The model was capable of create a “fitness landscape” — a three-dimensional map that depicts the fitness of a given protein and the way much it differs from the unique sequence — based on a comparatively small amount of experimental data (from about 1,000 variants of GFP).
These landscapes contain peaks that represent fitter proteins and valleys that represent less fit proteins. Predicting the trail that a protein must follow to succeed in the peaks of fitness might be difficult, because often a protein might want to undergo a mutation that makes it less fit before it reaches a close-by peak of upper fitness. To beat this problem, the researchers used an existing computational technique to “smooth” the fitness landscape.
Once these small bumps within the landscape were smoothed, the researchers retrained the CNN model and located that it was capable of reach greater fitness peaks more easily. The model was capable of predict optimized GFP sequences that had as many as seven different amino acids from the protein sequence they began with, and the perfect of those proteins were estimated to be about 2.5 times fitter than the unique.

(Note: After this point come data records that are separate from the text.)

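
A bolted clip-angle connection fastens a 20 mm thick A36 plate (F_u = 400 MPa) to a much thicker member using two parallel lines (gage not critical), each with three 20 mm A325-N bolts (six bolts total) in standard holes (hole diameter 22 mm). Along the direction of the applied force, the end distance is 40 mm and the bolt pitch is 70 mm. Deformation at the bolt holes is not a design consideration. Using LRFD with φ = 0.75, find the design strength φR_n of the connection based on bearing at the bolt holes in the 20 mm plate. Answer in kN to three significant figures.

Per bolt r_n = 1.5 l_c t F_u ≤ 3.0 d t F_u; upper limit = 3.0 × 20 × 20 × 400 / 1000 = 480 kN.
Edge bolt: l_c = 40 − 22/2 = 29 mm → 1.5 × 29 × 20 × 400 / 1000 = 348 → r_n = 348 kN.
Interior bolts: l_c = 70 − 22 = 48 mm → 1.5 × 48 × 20 × 400 / 1000 = 576 → r_n = 480 kN.
R_n = 2 × 348 + 4 × 480 = 2616 kN.
Design strength φR_n = 0.75 × 2616 = 1960 kN.

1960 kN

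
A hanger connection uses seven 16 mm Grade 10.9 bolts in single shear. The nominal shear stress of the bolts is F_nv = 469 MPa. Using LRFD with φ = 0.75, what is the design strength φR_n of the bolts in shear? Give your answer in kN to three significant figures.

A_b = π × 16² / 4 = 201.1 mm².
R_n = F_nv · A_b · n · n_s = 469 × 201.1 × 7 × 1 / 1000 = 660.1 kN.
Design strength φR_n = 0.75 × 660.1 = 495 kN.

495 kN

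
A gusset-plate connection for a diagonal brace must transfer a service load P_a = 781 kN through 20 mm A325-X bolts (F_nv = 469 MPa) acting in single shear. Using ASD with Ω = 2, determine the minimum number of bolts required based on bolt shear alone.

11 bolts

A_b = π·20²/4 = 314.2 mm².
Per-bolt allowable strength R_n/Ω = 469 × 314.2 × 1 / 1000 / 2 = 73.67 kN.
n ≥ 781 / 73.67 = 10.6 → use 11 bolts.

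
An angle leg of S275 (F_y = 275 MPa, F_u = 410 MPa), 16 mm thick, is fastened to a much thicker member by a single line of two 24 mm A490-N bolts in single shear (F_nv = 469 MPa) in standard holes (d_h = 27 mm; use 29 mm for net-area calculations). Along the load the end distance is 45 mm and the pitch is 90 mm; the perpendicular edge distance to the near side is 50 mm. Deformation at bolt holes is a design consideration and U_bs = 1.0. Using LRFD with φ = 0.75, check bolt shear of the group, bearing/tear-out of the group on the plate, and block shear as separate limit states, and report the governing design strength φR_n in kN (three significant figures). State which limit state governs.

Bolt shear: A_b = π·24²/4 = 452.4 mm²; R_n = 469 × 452.4 × 2 × 1 / 1000 = 424.3 kN → 0.75 × 424.3 = 318 kN.
Bearing: edge l_c = 31.5, r_n = 248 kN; interior l_c = 63, r_n = 377.9 kN; R_n = 248 + 1·377.9 = 625.8 kN → 469 kN.
Block shear: A_gv = 2160, A_nv = 1464, A_nt = 568 mm²; R_n = min(0.6F_uA_nv, 0.6F_yA_gv) + U_bs·F_u·A_nt = 589.3 kN → 442 kN.
Bolt shear governs: 318 kN.

318 kN (bolt shear governs)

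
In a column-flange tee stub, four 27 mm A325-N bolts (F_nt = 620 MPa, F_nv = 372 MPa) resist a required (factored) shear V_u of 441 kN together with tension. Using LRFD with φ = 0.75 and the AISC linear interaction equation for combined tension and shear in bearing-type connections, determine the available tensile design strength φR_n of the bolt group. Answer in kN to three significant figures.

649 kN

A_b = π·27²/4 = 572.6 mm²; f_rv = 441 × 1000 / (4 × 572.6) = 192.6 MPa.
F'_nt = 1.3 F_nt − (F_nt / φF_nv) f_rv = 1.3·620 − (620/(0.75·372))·192.6 = 378.1 MPa, capped at F_nt → F'_nt = 378.1 MPa.
R_n = F'_nt · A_b · n = 378.1 × 572.6 × 4 / 1000 = 865.9 kN.
Design strength φR_n = 0.75 × 865.9 = 649 kN.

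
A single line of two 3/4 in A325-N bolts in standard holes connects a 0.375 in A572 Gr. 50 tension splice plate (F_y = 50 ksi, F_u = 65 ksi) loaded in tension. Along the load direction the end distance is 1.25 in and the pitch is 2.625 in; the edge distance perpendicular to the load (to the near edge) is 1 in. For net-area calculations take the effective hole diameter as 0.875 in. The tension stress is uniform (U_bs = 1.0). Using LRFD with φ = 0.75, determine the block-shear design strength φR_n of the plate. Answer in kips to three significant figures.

Shear plane L_v = 1.25 + 1·2.625 = 3.875 in; A_gv = 3.875 × 0.375 = 1.453 in².
A_nv = (3.875 − 1.5·0.875) × 0.375 = 0.9609 in².
A_nt = (1 − 0.5·0.875) × 0.375 = 0.2109 in².
0.6 F_u A_nv = 37.48 kips; 0.6 F_y A_gv = 43.59 kips → shear rupture governs the shear term.
R_n = 37.48 + 1.0 × 65 × 0.2109 = 51.19 kips.
Design strength φR_n = 0.75 × 51.19 = 38.4 kips.

38.4 kips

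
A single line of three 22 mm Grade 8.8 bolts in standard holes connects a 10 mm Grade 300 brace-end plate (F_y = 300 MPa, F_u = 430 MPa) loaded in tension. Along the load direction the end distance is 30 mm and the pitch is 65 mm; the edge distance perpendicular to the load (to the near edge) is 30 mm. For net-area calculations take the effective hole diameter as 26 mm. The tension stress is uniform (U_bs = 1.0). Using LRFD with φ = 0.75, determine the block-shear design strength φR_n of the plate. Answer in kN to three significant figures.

239 kN

Shear plane L_v = 30 + 2·65 = 160 mm; A_gv = 160 × 10 = 1600 mm².
A_nv = (160 − 2.5·26) × 10 = 950 mm².
A_nt = (30 − 0.5·26) × 10 = 170 mm².
0.6 F_u A_nv = 245.1 kN; 0.6 F_y A_gv = 288 kN → shear rupture governs the shear term.
R_n = 245.1 + 1.0 × 430 × 170 / 1000 = 318.2 kN.
Design strength φR_n = 0.75 × 318.2 = 239 kN.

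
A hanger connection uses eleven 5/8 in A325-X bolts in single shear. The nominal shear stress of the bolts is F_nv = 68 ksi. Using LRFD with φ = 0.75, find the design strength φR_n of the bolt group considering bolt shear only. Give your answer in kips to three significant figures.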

“Once we now have this landscape that represents what the model thinks is nearby, we smooth it out after which we retrain the model on the smoother version of the landscape,” Kirjner says. “Now there’s a smooth path out of your place to begin to the highest, which the model is now capable of reach by iteratively making small improvements. The identical is usually unimaginable for unsmoothed landscapes.”
Proof-of-concept
The researchers also showed that this approach worked well in identifying latest sequences for the viral capsid of adeno-associated virus (AAV), a viral vector that is often used to deliver DNA. In that case, they optimized the capsid for its ability to package a DNA payload.
“We used GFP and AAV as a proof-of-concept to point out that it is a method that works on data sets which can be very well-characterized, and since of that, it must be applicable to other protein engineering problems,” Bracha says.
The researchers now plan to make use of this computational technique on data that Bracha has been generating on voltage indicator proteins.
“Dozens of labs having been working on that for 20 years, and still there isn’t anything higher,” she says. “The hope is that now with generation of a smaller data set, we could train a model in silico and make predictions that may very well be higher than the past 20 years of manual testing.”
The research was funded, partially, by the U.S. National Science Foundation, the Machine Learning for Pharmaceutical Discovery and Synthesis consortium, the Abdul Latif Jameel Clinic for Machine Learning in Health, the DTRA Discovery of Medical Countermeasures Against Latest and Emerging threats program, the DARPA Accelerated Molecular Discovery program, the Sanofi Computational Antibody Design grant, the U.S. Office of Naval Research, the Howard Hughes Medical Institute, the National Institutes of Health, the K. Lisa Yang ICoN Center, and the K. Lisa Yang and Hock E. Tan Center for Molecular Therapeutics at MIT.